Works Progress Administration: Significance & History

Instructor: Cirrelia Thaxton

Cirrelia is an educator who has taught K-12 and has a doctorate in education.

Study the Works Progress Administration, one of America's lasting legacies of the Depression Era! Learn its history and significance before taking a quiz to test yourself.

Establishment of the Works Progress Administration

During the Great Depression on April 8, 1935, President Franklin D. Roosevelt (FDR) urged Congress to authorize $4.9 billion dollars towards the funding of a temporary federal works program called the Works Progress Administration (WPA). The largest relief program in American history, the WPA sponsored work projects designed for non-political aims that did not compete with the private sector. Managed daily by state and local jurisdictions, WPA projects helped unemployed, semi-skilled and unskilled workers find jobs in a wide range of occupations.

Building a Road

WPA Projects

One of the main occupational areas in which workers toiled was construction. Building public facilities, such as schools, airports, tennis courts, libraries, and storage dams, workers produced tangible results. They also built roads, highways, parks, bridges, and landing fields.

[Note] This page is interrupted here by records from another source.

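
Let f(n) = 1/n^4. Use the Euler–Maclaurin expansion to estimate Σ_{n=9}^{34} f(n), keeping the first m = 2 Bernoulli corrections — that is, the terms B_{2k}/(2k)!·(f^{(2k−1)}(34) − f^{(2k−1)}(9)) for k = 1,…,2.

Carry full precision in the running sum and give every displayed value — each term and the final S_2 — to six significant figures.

S_2 ≈ 0.000530951

Integral: ∫_9^34 1/x^4 dx = 0.000448766.
Boundary: ½(f(9) + f(34)) = ½(0.000152416 + 7.48315e-07) = 7.65821e-05.
Running total after boundary: 0.000525349.
k=1: B_{2}/(2)! × [f^{(1)}(34) − f^{(1)}(9)] = 1/12 × (-8.80370e-08 − (-6.77404e-05)) = 5.63769e-06.
Running total after k=1: 0.000530986.
k=2: B_{4}/(4)! × [f^{(3)}(34) − f^{(3)}(9)] = −1/720 × (-2.28470e-09 − (-2.50890e-05)) = -3.48427e-08.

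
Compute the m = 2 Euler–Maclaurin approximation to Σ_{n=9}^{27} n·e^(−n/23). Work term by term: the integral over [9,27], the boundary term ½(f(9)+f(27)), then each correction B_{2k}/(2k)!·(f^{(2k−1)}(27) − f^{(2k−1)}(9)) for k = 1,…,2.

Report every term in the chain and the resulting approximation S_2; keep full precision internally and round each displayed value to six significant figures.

The integral term ∫_9^27 x·e^(−x/23) dx = 142.136.
½[f(9) + f(27)] = ½[6.08557 + 8.34718] = 7.21637.
So far: 149.353.
Correction k=1: B_{2}/2! · (f^{(1)}(27) − f^{(1)}(9)) = 1/12 · (-0.0537661 − 0.411584) = -0.0387792.
Running total after k=1: 149.314.
Correction k=2: B_{4}/4! · (f^{(3)}(27) − f^{(3)}(9)) = −1/720 · (0.00106719 − 0.00333447) = 3.14900e-06.

S_2 ≈ 149.314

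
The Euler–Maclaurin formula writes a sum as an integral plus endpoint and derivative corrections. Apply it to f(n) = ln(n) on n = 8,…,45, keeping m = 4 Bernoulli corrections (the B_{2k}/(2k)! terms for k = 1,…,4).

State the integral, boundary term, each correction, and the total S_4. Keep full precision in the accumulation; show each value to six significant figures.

The integral term ∫_8^45 ln(x) dx = 117.664.
Endpoint term: (f(8) + f(45))/2 = (2.07944 + 3.80666)/2 = 2.94305.
Integral + boundary = 120.607.
Order-1 term: 1/12 · (0.0222222 − 0.125000) = -0.00856481.
After k=1: 120.599.
Order-2 term: −1/720 · (2.19479e-05 − 0.00390625) = 5.39486e-06.
After k=2: 120.599.
Order-3 term: 1/30240 · (1.30061e-07 − 0.000732422) = -2.42160e-08.
After k=3: 120.599.
Order-4 term: −1/1209600 · (1.92684e-09 − 0.000343323) = 2.83830e-10.

S_4 ≈ 120.599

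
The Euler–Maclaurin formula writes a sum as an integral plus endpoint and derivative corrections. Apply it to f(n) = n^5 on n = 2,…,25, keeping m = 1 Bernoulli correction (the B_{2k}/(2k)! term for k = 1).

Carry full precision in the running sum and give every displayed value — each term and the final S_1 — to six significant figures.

S_1 ≈ 4.57357e+07

∫_2^25 x^5 dx evaluates to 4.06901e+07.
Endpoint term: (f(2) + f(25))/2 = (32.0000 + 9.76562e+06)/2 = 4.88283e+06.
So far: 4.55729e+07.
Correction k=1: B_{2}/2! · (f^{(1)}(25) − f^{(1)}(2)) = 1/12 · (1.95312e+06 − 80.0000) = 162754.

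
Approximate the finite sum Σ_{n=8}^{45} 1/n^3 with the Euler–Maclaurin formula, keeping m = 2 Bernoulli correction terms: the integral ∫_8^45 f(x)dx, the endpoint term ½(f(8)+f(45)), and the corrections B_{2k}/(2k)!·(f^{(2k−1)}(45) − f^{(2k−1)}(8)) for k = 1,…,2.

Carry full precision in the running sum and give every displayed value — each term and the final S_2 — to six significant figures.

S_2 ≈ 0.00860829

∫_8^45 1/x^3 dx evaluates to 0.00756559.
Boundary: ½(f(8) + f(45)) = ½(0.00195312 + 1.09739e-05) = 0.000982049.
Integral + boundary = 0.00854764.
k=1: B_{2}/(2)! × [f^{(1)}(45) − f^{(1)}(8)] = 1/12 × (-7.31596e-07 − (-0.000732422)) = 6.09742e-05.
Partial sum through k=1: 0.00860861.
k=2: B_{4}/(4)! × [f^{(3)}(45) − f^{(3)}(8)] = −1/720 × (-7.22564e-09 − (-0.000228882)) = -3.17881e-07.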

The WPA also sponsored projects focused on social and cultural needs of the public. For example, the National Youth Administration had the major purpose of giving the young people of America valuable work experiences. The WPA was often labeled as the 'make work' program because of its successful community outreach: it employed over one-third of the nation's 10 million unemployed.

Federal One was the title given to the collection of projects developed for the purpose of infusing the public with arts-related jobs for professional and white-collar workers. Four of the most impressive projects were the Federal Art Project (FAP), the Federal Music Project (FMP), the Federal Theater Project (FTP), and the Federal Writers' Project (FWP). The objective of each of these projects was to create works of art that represented the respective category. For example, FAP workers were paid to make posters, paintings, sculptures and other visual arts; while FMP workers were comprised of unemployed musicians who could be trained and rehabilitated.

WPA Poster

In terms of WPA results, far more men than women participated in the program, and African Americans made up 15% of the WPA workers. The WPA Education Program enabled these minorities to study and achieve literacy and to become teachers as well as craftsmen. Overall, the popularity of WPA spread as it helped to improve the public good. Consequently, President Roosevelt's own popularity grew, and in the 1936 election, he had a resounding victory.

Critcism of the WPA

Although WPA was popular with many citizens, it also had its critics. The supporters of the WPA were great in number due to its success. They maintained that the WPA had ushered in a new time of hope and prosperity for the Americans. Harry Hopkins, WPA administrator, believed that the cost of WPA was well worth its efforts to provide employable people with over a million jobs, and he famously stated, 'Give a man a dole, and you save his body and destroy his spirit. Give him a job and you save both body and spirit.'

Nevertheless, opponents of the WPA denounced it for a number of reasons. They claimed that the program was wasteful and prone to political maneuvering. These critics thought that the WPA might become a political force in its own right and control policies and elections. When Hopkins insisted that the WPA would become permanent and enlarged, critics' objections were fueled even further.